We want a result to persist through repeated testing. Put another way, we want a result to be generally true rather than only true of one run of the test where some fluke or trick of RNG made an outlier result. This is why good theorycrafting often involves many iterations on a simulator (such as with SimulationCraft) or extended periods of time on a target dummy; the goal is to get any spikes or troughs in results to average out over lengthy testing. Thirty seconds on a target dummy is no way to test something considering how much your results may vary away from the “true” average due to crits and procs.
This is the idea that another tester should be able to reproduce your results. Replicating an experiment allows scientists confidence that a result was not the product of a particular tester’s idiosyncracies and is instead valid in a general sense. Replication recently allowed scientists to confirm that neutrinos can travel faster than light, but a lack of replicability was also the downfall of a famous result in the search for cold fusion.
Replication additionally allows for conversation and advancement within a scientific or theorycrafting community. A test being replicable allows testers to repeat and build off each other’s work, achieving better results than a single person working alone would be able to attain.
Together, these virtues of good testing combine toward this conclusion: good theorycrafting involves explaining your work well enough that other people can have faith in it as being generally true of the phenomenon in question and can replicate the test if they want to.
Unfortunately, thorough explanations of methods and math are not as common as we might like in the WoW community. It takes time to write them out, it makes for a potentially boring TL;DR (too long, didn’t read) wall of text in a post, it detracts from the flow of a post, and it opens up the tester to scrutiny that he or she might not want to be under. Frostheim is a prominent example of someone who does not overtly show his work. I suspect, given his audience of hunters who probably just want quick answers, that he does not want to bog down his guides and posts with long explanations of methods. It also certainly saves him significant amounts of time, given the number of guides he maintains. But it also deprives the hunter community of some confidence in his results; we have to take him on faith rather than being able to affirm that his methods are sound. It also precludes the community-improving dialogues that might result from explicit methods and the exposure that many hunters might want for starting their own theorycrafting. A partial solution to the inelegance of explanations of metods and math, at least for bloggers, is the use of appendixes. Testing explanations could be added on to the end of a post to offer the details to the curious but would not get in the way of the main post’s message.

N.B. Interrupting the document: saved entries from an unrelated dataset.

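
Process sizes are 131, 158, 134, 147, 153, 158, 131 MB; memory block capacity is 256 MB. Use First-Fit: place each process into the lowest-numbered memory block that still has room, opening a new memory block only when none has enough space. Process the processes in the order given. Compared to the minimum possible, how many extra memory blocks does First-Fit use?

First-Fit: [131] [158] [134] [147] [153] [158] [131] → 7 memory blocks.
7 processes exceed 128 MB (half the capacity), and no two of those can share a memory block, so at least 7 memory blocks are needed.
So 7 is already optimal.

0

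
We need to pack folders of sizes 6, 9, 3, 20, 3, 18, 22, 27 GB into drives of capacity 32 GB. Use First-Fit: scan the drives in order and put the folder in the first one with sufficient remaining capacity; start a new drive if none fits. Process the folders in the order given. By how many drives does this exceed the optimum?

1

First-Fit: [6,9,3,3] [20] [18] [22] [27] → 5 drives.
Total size 108 GB; any packing needs at least ⌈108/32⌉ = 4 drives.
An optimal packing achieves that bound: [27,3] [22,9] [20,6,3] [18] → 4 drives.
Excess: 5 − 4 = 1.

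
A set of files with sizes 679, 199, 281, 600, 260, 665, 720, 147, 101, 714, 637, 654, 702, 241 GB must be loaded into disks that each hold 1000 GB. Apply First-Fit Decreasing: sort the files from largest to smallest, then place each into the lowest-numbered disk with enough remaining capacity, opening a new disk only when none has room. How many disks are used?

Sorted descending: 720, 714, 702, 679, 665, 654, 637, 600, 281, 260, 241, 199, 147, 101.
disk 1: place 720 GB, 280 GB left
disk 2: place 714 GB, 286 GB left
disk 3: place 702 GB, 298 GB left
disk 4: place 679 GB, 321 GB left
disk 5: place 665 GB, 335 GB left
disk 6: place 654 GB, 346 GB left
disk 7: place 637 GB, 363 GB left
disk 8: place 600 GB, 400 GB left
disk 2: place 281 GB, 5 GB left
disk 1: place 260 GB, 20 GB left
disk 3: place 241 GB, 57 GB left
disk 4: place 199 GB, 122 GB left
disk 5: place 147 GB, 188 GB left
disk 4: place 101 GB, 21 GB left
Final disks: [720,260] [714,281] [702,241] [679,199,101] [665,147] [654] [637] [600].

8 disks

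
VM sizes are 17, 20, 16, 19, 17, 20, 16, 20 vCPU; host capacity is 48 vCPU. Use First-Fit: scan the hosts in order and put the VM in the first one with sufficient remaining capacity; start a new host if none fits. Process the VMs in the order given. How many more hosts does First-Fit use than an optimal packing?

0

First-Fit: [17,20] [16,19] [17,20] [16,20] → 4 hosts.
Total size 145 vCPU; any packing needs at least ⌈145/48⌉ = 4 hosts.
So 4 is already optimal.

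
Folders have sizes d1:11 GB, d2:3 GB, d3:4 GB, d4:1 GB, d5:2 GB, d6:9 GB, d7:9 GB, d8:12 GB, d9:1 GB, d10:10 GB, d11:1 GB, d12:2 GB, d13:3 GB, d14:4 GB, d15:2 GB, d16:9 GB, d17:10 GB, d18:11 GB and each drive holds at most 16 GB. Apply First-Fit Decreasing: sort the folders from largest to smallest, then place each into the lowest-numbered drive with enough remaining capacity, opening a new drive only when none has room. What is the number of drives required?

Sorted descending: 12, 11, 11, 10, 10, 9, 9, 9, 4, 4, 3, 3, 2, 2, 2, 1, 1, 1.
12 GB → drive 1 (remaining 4 GB)
11 GB → drive 2 (remaining 5 GB)
11 GB → drive 3 (remaining 5 GB)
10 GB → drive 4 (remaining 6 GB)
10 GB → drive 5 (remaining 6 GB)
9 GB → drive 6 (remaining 7 GB)
9 GB → drive 7 (remaining 7 GB)
9 GB → drive 8 (remaining 7 GB)
4 GB → drive 1 (remaining 0 GB)
4 GB → drive 2 (remaining 1 GB)
3 GB → drive 3 (remaining 2 GB)
3 GB → drive 4 (remaining 3 GB)
2 GB → drive 3 (remaining 0 GB)
2 GB → drive 4 (remaining 1 GB)
2 GB → drive 5 (remaining 4 GB)
1 GB → drive 2 (remaining 0 GB)
1 GB → drive 4 (remaining 0 GB)
1 GB → drive 5 (remaining 3 GB)

8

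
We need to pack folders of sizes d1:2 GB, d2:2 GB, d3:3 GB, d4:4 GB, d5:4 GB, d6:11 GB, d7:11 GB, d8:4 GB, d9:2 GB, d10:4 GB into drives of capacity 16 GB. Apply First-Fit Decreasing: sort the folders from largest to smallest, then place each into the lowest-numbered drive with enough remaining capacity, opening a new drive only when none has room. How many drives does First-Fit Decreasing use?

4

Sorted descending: 11, 11, 4, 4, 4, 4, 3, 2, 2, 2.
Put 11 GB in drive 1; 5 GB remain.
Put 11 GB in drive 2; 5 GB remain.
Put 4 GB in drive 1; 1 GB remain.
Put 4 GB in drive 2; 1 GB remain.
Put 4 GB in drive 3; 12 GB remain.
Put 4 GB in drive 3; 8 GB remain.
Put 3 GB in drive 3; 5 GB remain.
Put 2 GB in drive 3; 3 GB remain.
Put 2 GB in drive 3; 1 GB remain.
Put 2 GB in drive 4; 14 GB remain.
Final drives: [11,4] [11,4] [4,4,3,2,2] [2].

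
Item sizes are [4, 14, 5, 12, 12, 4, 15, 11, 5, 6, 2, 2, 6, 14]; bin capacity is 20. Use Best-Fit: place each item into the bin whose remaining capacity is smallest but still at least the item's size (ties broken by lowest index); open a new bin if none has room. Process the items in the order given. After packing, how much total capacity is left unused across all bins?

8

Put 4 in bin 1; 16 remain.
Put 14 in bin 1; 2 remain.
Put 5 in bin 2; 15 remain.
Put 12 in bin 2; 3 remain.
Put 12 in bin 3; 8 remain.
Put 4 in bin 3; 4 remain.
Put 15 in bin 4; 5 remain.
Put 11 in bin 5; 9 remain.
Put 5 in bin 4; 0 remain.
Put 6 in bin 5; 3 remain.
Put 2 in bin 1; 0 remain.
Put 2 in bin 2; 1 remain.
Put 6 in bin 6; 14 remain.
Put 14 in bin 6; 0 remain.
6 bins × 20 = 120; used 112; unused 8.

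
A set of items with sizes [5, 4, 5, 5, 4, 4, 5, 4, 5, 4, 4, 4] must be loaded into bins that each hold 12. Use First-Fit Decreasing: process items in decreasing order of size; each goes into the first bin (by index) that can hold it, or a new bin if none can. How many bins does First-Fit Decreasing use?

Sorted descending: 5, 5, 5, 5, 5, 4, 4, 4, 4, 4, 4, 4.
5 → bin 1 (remaining 7)
5 → bin 1 (remaining 2)
5 → bin 2 (remaining 7)
5 → bin 2 (remaining 2)
5 → bin 3 (remaining 7)
4 → bin 3 (remaining 3)
4 → bin 4 (remaining 8)
4 → bin 4 (remaining 4)
4 → bin 4 (remaining 0)
4 → bin 5 (remaining 8)
4 → bin 5 (remaining 4)
4 → bin 5 (remaining 0)

5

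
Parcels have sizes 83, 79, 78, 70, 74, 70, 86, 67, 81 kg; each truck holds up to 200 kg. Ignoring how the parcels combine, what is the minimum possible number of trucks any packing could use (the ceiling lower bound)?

4 trucks

Total size = 83 + 79 + 78 + 70 + 74 + 70 + 86 + 67 + 81 = 688 kg.
⌈688 / 200⌉ = 4.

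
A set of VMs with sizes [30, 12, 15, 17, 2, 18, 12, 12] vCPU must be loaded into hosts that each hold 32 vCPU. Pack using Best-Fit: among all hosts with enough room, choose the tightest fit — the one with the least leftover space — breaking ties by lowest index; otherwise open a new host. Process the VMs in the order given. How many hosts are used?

Put 30 vCPU in host 1; 2 vCPU remain.
Put 12 vCPU in host 2; 20 vCPU remain.
Put 15 vCPU in host 2; 5 vCPU remain.
Put 17 vCPU in host 3; 15 vCPU remain.
Put 2 vCPU in host 1; 0 vCPU remain.
Put 18 vCPU in host 4; 14 vCPU remain.
Put 12 vCPU in host 4; 2 vCPU remain.
Put 12 vCPU in host 3; 3 vCPU remain.

4 hosts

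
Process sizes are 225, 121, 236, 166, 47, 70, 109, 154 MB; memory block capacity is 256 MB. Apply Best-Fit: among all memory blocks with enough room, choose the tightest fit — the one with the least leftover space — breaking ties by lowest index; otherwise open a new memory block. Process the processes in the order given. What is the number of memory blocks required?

6 memory blocks

Put 225 MB in memory block 1; 31 MB remain.
Put 121 MB in memory block 2; 135 MB remain.
Put 236 MB in memory block 3; 20 MB remain.
Put 166 MB in memory block 4; 90 MB remain.
Put 47 MB in memory block 4; 43 MB remain.
Put 70 MB in memory block 2; 65 MB remain.
Put 109 MB in memory block 5; 147 MB remain.
Put 154 MB in memory block 6; 102 MB remain.
Final memory blocks: [225] [121,70] [236] [166,47] [109] [154].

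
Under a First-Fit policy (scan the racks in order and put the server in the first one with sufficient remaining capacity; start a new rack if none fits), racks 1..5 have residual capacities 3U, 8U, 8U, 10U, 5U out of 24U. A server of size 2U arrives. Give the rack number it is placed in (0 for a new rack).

Racks with room: rack 1 (3U), rack 2 (8U), rack 3 (8U), rack 4 (10U), rack 5 (5U).
The first with room is rack 1.

1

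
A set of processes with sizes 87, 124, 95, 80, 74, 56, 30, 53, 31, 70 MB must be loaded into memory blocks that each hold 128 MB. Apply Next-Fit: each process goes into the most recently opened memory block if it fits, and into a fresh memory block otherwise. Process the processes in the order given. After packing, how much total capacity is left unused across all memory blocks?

87 MB → memory block 1 (remaining 41 MB)
124 MB → memory block 2 (remaining 4 MB)
95 MB → memory block 3 (remaining 33 MB)
80 MB → memory block 4 (remaining 48 MB)
74 MB → memory block 5 (remaining 54 MB)
56 MB → memory block 6 (remaining 72 MB)
30 MB → memory block 6 (remaining 42 MB)
53 MB → memory block 7 (remaining 75 MB)
31 MB → memory block 7 (remaining 44 MB)
70 MB → memory block 8 (remaining 58 MB)
8 memory blocks × 128 MB = 1024 MB; used 700 MB; unused 324 MB.

324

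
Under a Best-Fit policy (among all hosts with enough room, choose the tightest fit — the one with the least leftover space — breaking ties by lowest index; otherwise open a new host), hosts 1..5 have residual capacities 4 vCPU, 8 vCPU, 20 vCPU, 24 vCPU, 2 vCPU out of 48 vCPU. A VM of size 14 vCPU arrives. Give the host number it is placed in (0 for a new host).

Hosts with room: host 3 (20 vCPU), host 4 (24 vCPU).
Tightest fit is host 3 with 20 vCPU free.

3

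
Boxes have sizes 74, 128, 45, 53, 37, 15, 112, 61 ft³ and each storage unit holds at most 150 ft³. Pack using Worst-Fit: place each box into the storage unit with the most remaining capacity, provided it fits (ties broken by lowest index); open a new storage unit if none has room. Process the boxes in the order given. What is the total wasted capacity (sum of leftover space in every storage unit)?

225

74 ft³ → storage unit 1 (remaining 76 ft³)
128 ft³ → storage unit 2 (remaining 22 ft³)
45 ft³ → storage unit 1 (remaining 31 ft³)
53 ft³ → storage unit 3 (remaining 97 ft³)
37 ft³ → storage unit 3 (remaining 60 ft³)
15 ft³ → storage unit 3 (remaining 45 ft³)
112 ft³ → storage unit 4 (remaining 38 ft³)
61 ft³ → storage unit 5 (remaining 89 ft³)
5 storage units × 150 ft³ = 750 ft³; used 525 ft³; unused 225 ft³.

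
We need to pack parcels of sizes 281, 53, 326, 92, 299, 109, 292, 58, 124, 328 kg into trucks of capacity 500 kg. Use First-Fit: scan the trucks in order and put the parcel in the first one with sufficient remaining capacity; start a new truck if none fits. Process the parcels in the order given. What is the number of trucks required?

5

281 kg → truck 1 (remaining 219 kg)
53 kg → truck 1 (remaining 166 kg)
326 kg → truck 2 (remaining 174 kg)
92 kg → truck 1 (remaining 74 kg)
299 kg → truck 3 (remaining 201 kg)
109 kg → truck 2 (remaining 65 kg)
292 kg → truck 4 (remaining 208 kg)
58 kg → truck 1 (remaining 16 kg)
124 kg → truck 3 (remaining 77 kg)
328 kg → truck 5 (remaining 172 kg)
Final trucks: [281,53,92,58] [326,109] [299,124] [292] [328].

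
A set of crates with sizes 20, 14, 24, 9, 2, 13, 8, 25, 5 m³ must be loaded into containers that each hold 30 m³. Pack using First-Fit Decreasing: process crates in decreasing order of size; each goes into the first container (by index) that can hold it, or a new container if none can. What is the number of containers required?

Sorted descending: 25, 24, 20, 14, 13, 9, 8, 5, 2.
Put 25 m³ in container 1; 5 m³ remain.
Put 24 m³ in container 2; 6 m³ remain.
Put 20 m³ in container 3; 10 m³ remain.
Put 14 m³ in container 4; 16 m³ remain.
Put 13 m³ in container 4; 3 m³ remain.
Put 9 m³ in container 3; 1 m³ remain.
Put 8 m³ in container 5; 22 m³ remain.
Put 5 m³ in container 1; 0 m³ remain.
Put 2 m³ in container 2; 4 m³ remain.

5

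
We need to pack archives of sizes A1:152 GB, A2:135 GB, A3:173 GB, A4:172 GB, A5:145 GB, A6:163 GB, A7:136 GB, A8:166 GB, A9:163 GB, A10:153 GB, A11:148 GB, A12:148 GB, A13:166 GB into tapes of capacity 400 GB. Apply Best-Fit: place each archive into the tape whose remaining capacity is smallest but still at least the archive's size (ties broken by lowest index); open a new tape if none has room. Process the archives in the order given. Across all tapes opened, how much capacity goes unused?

A1 (152 GB) → tape 1 (remaining 248 GB)
A2 (135 GB) → tape 1 (remaining 113 GB)
A3 (173 GB) → tape 2 (remaining 227 GB)
A4 (172 GB) → tape 2 (remaining 55 GB)
A5 (145 GB) → tape 3 (remaining 255 GB)
A6 (163 GB) → tape 3 (remaining 92 GB)
A7 (136 GB) → tape 4 (remaining 264 GB)
A8 (166 GB) → tape 4 (remaining 98 GB)
A9 (163 GB) → tape 5 (remaining 237 GB)
A10 (153 GB) → tape 5 (remaining 84 GB)
A11 (148 GB) → tape 6 (remaining 252 GB)
A12 (148 GB) → tape 6 (remaining 104 GB)
A13 (166 GB) → tape 7 (remaining 234 GB)
7 tapes × 400 GB = 2800 GB; used 2020 GB; unused 780 GB.

780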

In advocating for transparency in theorycrafting I am not trying to lecture from on high. I am not a perfect theorycrafter by any means, and I make mistakes with a depressing regularity. Indeed, all theorycrafters make mistakes. That is why theorycrafters explaining themselves with an eye to validity, reliability and replicability is so important. We are all human and prone to error, and it is only through an enterprise of transparency and communal scrutiny that we will achieve the best results.